What the numbers reveal most starkly is a country aging in real time. Women make up 50.6 percent of the population—17.3 million people—while men account for 49.4 percent, a gender balance that has remained stable across recent censuses. But the age structure itself is shifting dramatically. The working-age population, those between 15 and 59, now comprises 62.5 percent of the total, up from 61.9 percent in 2017. Meanwhile, children under 15 have shrunk from 26.5 percent to 22.7 percent of the population. Adults aged 60 and older have grown from 11.7 percent to 14.8 percent. The median age has climbed from 32 to 34.2 years.

The aging index—the ratio of elderly people to children—has reached a historic high. In 2025, there are 65 adults over 60 for every 100 children under 15. In 2017, that ratio was 44 to 100. Two regions, Puno and Moquegua, have pushed even further into this demographic transition, with more than 87 elderly residents for every 100 children. The institute's projections suggest that by 2040, adults over 60 will outnumber children and teenagers altogether—a shift that will reshape demands on healthcare, employment, and education systems across the country.
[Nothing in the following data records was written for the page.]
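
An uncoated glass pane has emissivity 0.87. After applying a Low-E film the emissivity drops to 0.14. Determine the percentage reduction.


Percentage reduction = (1 - coated/uncoated) * 100
  Ratio = 0.14 / 0.87 = 0.1609
  Reduction = (1 - 0.1609) * 100 = 83.9%

83.9%


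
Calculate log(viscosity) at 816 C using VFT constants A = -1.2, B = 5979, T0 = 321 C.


VFT equation: log(eta) = A + B / (T - T0)
  T - T0 = 816 - 321 = 495
  B / (T - T0) = 5979 / 495 = 12.079
  log(eta) = -1.2 + 12.079 = 10.879

10.879


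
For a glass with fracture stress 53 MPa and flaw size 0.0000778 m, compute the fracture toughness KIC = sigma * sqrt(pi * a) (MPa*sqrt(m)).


Fracture toughness: KIC = sigma * sqrt(pi * a)
  pi * a = pi * 0.0000778 = 0.000244416
  sqrt(pi * a) = 0.015634
  KIC = 53 * 0.015634 = 0.829 MPa*sqrt(m)

0.829 MPa*sqrt(m)


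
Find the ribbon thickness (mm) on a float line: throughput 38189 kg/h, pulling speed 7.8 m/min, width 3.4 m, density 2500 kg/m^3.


Ribbon cross-section from mass balance:
  Volume rate = throughput / density = 38189 / 2500 = 15.2756 m^3/h
  thickness = volume rate / (speed * 60 * width), i.e.
  thickness = throughput / (60 * speed * width * density) * 1000
  thickness = 38189 / (60 * 7.8 * 3.4 * 2500) * 1000 = 9.6 mm

9.6 mm


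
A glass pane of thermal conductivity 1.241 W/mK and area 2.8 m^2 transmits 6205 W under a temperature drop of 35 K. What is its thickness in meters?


Fourier's law: t = k * A * dT / Q
  t = 1.241 * 2.8 * 35 / 6205
  t = 121.618 / 6205 = 0.0196 m

0.0196 m


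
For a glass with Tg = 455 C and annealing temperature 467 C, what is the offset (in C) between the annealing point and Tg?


Offset = T_anneal - Tg:
  offset = 467 - 455 = 12 C

12 C


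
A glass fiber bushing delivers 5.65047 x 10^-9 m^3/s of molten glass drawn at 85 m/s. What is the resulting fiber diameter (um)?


Cross-sectional area from continuity:
  A = Q / v = 5.65047 x 10^-9 / 85 = 6.647612 x 10^-11 m^2
Diameter from circular cross-section:
  d = sqrt(4A / pi) * 10^6 (m -> um)
  d = sqrt(4 * 6.647612 x 10^-11 / pi) * 10^6 = 9.2 um

9.2 um


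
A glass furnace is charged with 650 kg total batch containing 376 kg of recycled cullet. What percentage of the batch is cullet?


Cullet ratio = (cullet mass / total batch mass) * 100
  Ratio = 376 / 650 * 100 = 57.85%

57.85%


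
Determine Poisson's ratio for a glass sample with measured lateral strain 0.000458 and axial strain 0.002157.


Poisson's ratio: nu = lateral strain / axial strain
  nu = 0.000458 / 0.002157 = 0.2123

0.2123


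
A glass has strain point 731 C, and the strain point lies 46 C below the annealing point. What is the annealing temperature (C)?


T_anneal = T_strain + gap:
  T_anneal = 731 + 46 = 777 C

777 C


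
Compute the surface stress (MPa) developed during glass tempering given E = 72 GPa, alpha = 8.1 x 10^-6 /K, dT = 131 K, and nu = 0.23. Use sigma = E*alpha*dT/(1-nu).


Tempering stress: sigma = E * alpha * dT / (1 - nu)
  E (MPa) = 72 * 1000 = 72000
  Numerator = 72000 * (8.1 x 10^-6) * 131 = 76.3992
  Denominator = 1 - 0.23 = 0.77
  sigma = 76.3992 / 0.77 = 99.2 MPa

99.2 MPa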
Geographically, Peru remains strikingly concentrated. Lima and its metropolitan area hold nearly 30 percent of the national population—more than 10 million people. The next largest population centers are Piura with 2.1 million, La Libertad with 2 million, and Arequipa with 1.8 million. But these numbers mask a deeper story of movement. Internal migration continues to redraw Peru's human map. Lima has absorbed 2.3 million migrants from other regions, giving it the strongest positive migration balance in the country. Arequipa, Callao, Tacna, San Martín, Ica, Ucayali, and Madre de Dios have also gained population from internal movement.
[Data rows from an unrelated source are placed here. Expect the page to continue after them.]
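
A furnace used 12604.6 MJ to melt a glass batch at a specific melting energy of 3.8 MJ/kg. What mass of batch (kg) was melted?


Rearrange E = m * s for m:
  m = E / s
  m = 12604.6 / 3.8 = 3317.0 kg

3317.0 kg


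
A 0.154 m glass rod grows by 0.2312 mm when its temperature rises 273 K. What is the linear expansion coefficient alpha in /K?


Rearrange dL = alpha * L0 * dT for alpha:
  alpha = dL / (L0 * dT)
  alpha = (0.2312 / 1000) / (0.154 * 273) = 0.000005499 /K = 5.499 x 10^-6 /K

5.499 x 10^-6 /K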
The flip side is rural and regional decline. Cajamarca has lost 623 thousand people to outmigration. Puno, Huancavelica, Áncash, Piura, and Ayacucho are all shedding population, their residents moving toward cities and coastal regions in search of opportunity. These patterns of concentration and abandonment will shape Peru's economic and social challenges for years to come—questions about how to sustain services in depopulating areas, how to manage growth in already-crowded cities, and how to build an economy that works across a country increasingly divided between thriving urban centers and struggling rural zones.
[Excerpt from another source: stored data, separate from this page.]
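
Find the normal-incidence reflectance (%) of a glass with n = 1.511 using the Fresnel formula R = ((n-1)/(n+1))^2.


Fresnel reflectance at normal incidence:
  R = ((n - 1)/(n + 1))^2
  (n - 1)/(n + 1) = (1.511 - 1)/(1.511 + 1) = 0.203505
  R = 0.203505^2 = 0.0414143
  R(%) = 0.0414143 * 100 = 4.141%

4.141%


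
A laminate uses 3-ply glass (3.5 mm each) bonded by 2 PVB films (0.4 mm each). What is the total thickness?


Total thickness = glass contribution + PVB contribution
  Glass: 3 * 3.5 = 10.5 mm
  PVB: 2 * 0.4 = 0.8 mm
  Total = 10.5 + 0.8 = 11.3 mm

11.3 mm


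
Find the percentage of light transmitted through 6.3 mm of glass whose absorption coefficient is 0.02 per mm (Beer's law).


Beer-Lambert law: T = exp(-alpha * thickness)
  exponent = -0.02 * 6.3 = -0.126
  T = exp(-0.126) = 0.8816
  Percentage = 0.8816 * 100 = 88.16%

88.16%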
The demographic behavior is linked, in part, to foreign immigration that has arrived in the country in recent years
— Gaspar Morán Flores, head of Peru's National Institute of Statistics and Informatics
The Hearth Conversation Another angle on the story
Inventor

Why does the census matter so much? It's just a count of people.

Model

A census is a snapshot of who a country is becoming. Peru added nearly 3 million people in seven years. That's not just a number—it changes everything about how schools, hospitals, and job markets need to function.

Inventor

The aging part seems significant. What does it mean that Peru will have more elderly than children by 2040?

Model

It means the country's entire support system flips. You need fewer schools and more nursing homes. Fewer young workers to support more retirees. The tax base shifts. Healthcare costs rise. It's a challenge most wealthy countries have managed gradually over decades. Peru is moving through it much faster.

Inventor

And the migration patterns—Lima pulling in 2.3 million people while places like Cajamarca lose 623 thousand. That sounds destabilizing.

Model

It is. You're watching the countryside empty out while one city becomes more crowded and expensive. The people leaving aren't choosing to abandon their homes lightly. They're following work, following opportunity. But it leaves behind aging populations in rural areas with fewer young people to care for them or keep local economies alive.

Inventor

Does Peru have a plan for this?

Model

The census gives them the data. What they do with it—whether they invest in regional development, whether they manage Lima's growth, whether they prepare healthcare systems for an older population—that's the harder part. The numbers are clear. The choices are not.